O aeroporto de Barcelona é o sexto mais movimentado da Europa. Ele expandiu rapidamente para as Olimpíadas de 1992 e novamente em 2009, quando um novo terminal foi construído próximo ao que já existia, o qual está praticamente abandonado hoje em dia. Agora Aena está planejando uma expansão de €1.7 bilhão (£1.4bilhão) que rasgaria o coração do que resta do delta.

“O aeroporto tem que se tornar um centro internacional e nós não podemos perder essa nova oportunidade de por Barcelona no mapa,” diz Josep Sánchez Llibre, presidente de Foment de Treball, a associação de negócios da Catalunha.

Segundo o plano, o qual estenderia a pista até as terras úmidas e envolve construir outro terminal, o número de passageiros aumentaria de 55 para 70 milhões por ano.

A Câmara Municipal de Barcelona, a qual não tem jurisdição sobre o aeroporto, rejeitou o plano já que “ele é uma bacanalia para os setores presos no passado”.

“Nós estamos sempre a favor do investimento não de propostas do século 20 que não têm nenhum futuro,” diz Janet Sanz, vice-prefeita da Catalunha. a câmara quer que jornadas menores que 2 horas e meia sejam feitas de trem.

Foto: Ilustração | Pixabay

Construções e grandes projetos são, no entanto, uma força motriz na economia espanhola. Os principais investidores – os governos da Espanha e da Catalunha e a Aena, uma entidade privada na qual o Estado tem uma participação de 51% – têm uma visão do mundo compartilhada do projeto de expansão do aeroporto.

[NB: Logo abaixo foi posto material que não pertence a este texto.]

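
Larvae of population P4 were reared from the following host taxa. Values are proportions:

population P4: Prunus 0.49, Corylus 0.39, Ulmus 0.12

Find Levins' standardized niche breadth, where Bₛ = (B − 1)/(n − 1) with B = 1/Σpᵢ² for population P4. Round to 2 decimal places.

Σpᵢ² = 0.49² + 0.39² + 0.12² = 0.2401 + 0.1521 + 0.0144 = 0.4066
B = 1 / 0.4066 = 2.4594
Bₛ = (B − 1)/(n − 1) = (2.4594 − 1)/(3 − 1) = 1.4594/2 = 0.7297

0.73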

“O interesse da Aena supera o dos governos catalão e espanhol, os quais sempre cedem às demandas da Aena,” diz Cristina Sánchez, a representante catalã da Sociedade Ornitológica Espanhola. “Aena tem mais poder negocial, pode oferecer a criação de trabalhos e outros benefícios para Barcelona, e esses são benefícios financeiros muito interessantes para outros investidores.

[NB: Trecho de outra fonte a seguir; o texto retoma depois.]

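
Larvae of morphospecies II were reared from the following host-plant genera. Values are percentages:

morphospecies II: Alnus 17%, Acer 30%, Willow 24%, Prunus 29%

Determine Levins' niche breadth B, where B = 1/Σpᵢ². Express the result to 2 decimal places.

Convert percentages to proportions (divide by 100).
Σpᵢ² = 0.17² + 0.30² + 0.24² + 0.29² = 0.0289 + 0.0900 + 0.0576 + 0.0841 = 0.2606
B = 1 / 0.2606 = 3.8373

3.84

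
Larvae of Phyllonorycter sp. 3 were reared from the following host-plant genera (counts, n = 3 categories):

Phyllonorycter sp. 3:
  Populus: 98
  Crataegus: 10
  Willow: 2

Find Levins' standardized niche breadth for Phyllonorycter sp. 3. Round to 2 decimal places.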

“Essa carta da comissão europeia pode mudar tudo, mas até agora o governo catalão nunca defendeu ou geriu este espaço contra os interesses do aeroporto.”

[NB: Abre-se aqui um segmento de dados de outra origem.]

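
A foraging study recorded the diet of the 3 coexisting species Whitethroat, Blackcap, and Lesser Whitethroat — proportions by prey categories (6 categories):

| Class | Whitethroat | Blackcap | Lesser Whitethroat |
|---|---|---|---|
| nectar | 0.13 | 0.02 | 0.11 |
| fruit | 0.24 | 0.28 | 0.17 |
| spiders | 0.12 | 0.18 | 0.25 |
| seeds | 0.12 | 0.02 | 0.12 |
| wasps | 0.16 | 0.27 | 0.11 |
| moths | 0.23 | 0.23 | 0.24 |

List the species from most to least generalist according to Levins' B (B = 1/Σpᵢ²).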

Enquanto o aeroporto é responsabilidade de Aena e do governo espanhol, o governo regional é responsável pelo meio ambiente e cumprimento das diretivas sobre proteção de vida selvagem.

Ferran Miralles, um representante do meio ambiente do governo catalão, afirma que a administração cumprirá as demandas da UE em criar uma área de preservação especial como designado na diretiva da UE sobre conservação de pássaros selvagens e recuperar parte da terra perdida nas construções, mas ele é incapaz de dizer onde ou quando esse trabalho será realizado.

“Nós estamos trabalhando nisso. É impossível agir mais rápido”, diz Miralles.

Antes da crise econômica de 2008, os governos nacional e regional da Espanha desperdiçaram milhões em projetos faraônicos projetados não para satisfazer necessidades sociais mas para aumentar o prestígio de políticos. Esses incluem ao menos três aeroportos que nunca foram usados ou são abandonados, centros culturais inacabados, ferrovias HG2 e um estúdio de cinema de última geração que não produziu um filme desde 2012.

O dinheiro está escasso, mas com Bruxelas oferecendo um auxílio pós-pandemia de bilhões, teme-se que a Espanha voltará para seus velhos ruins dias.

“Nós queremos ter certeza que se há fundos da Europa para proteger o delta, eles não sejam usados para outra coisa”, diz García.

“À parte dos interesses comerciais, isso é sobre a competição entre Madrid e Barcelona. Se Madrid tem X, nós temos que ter 2X.”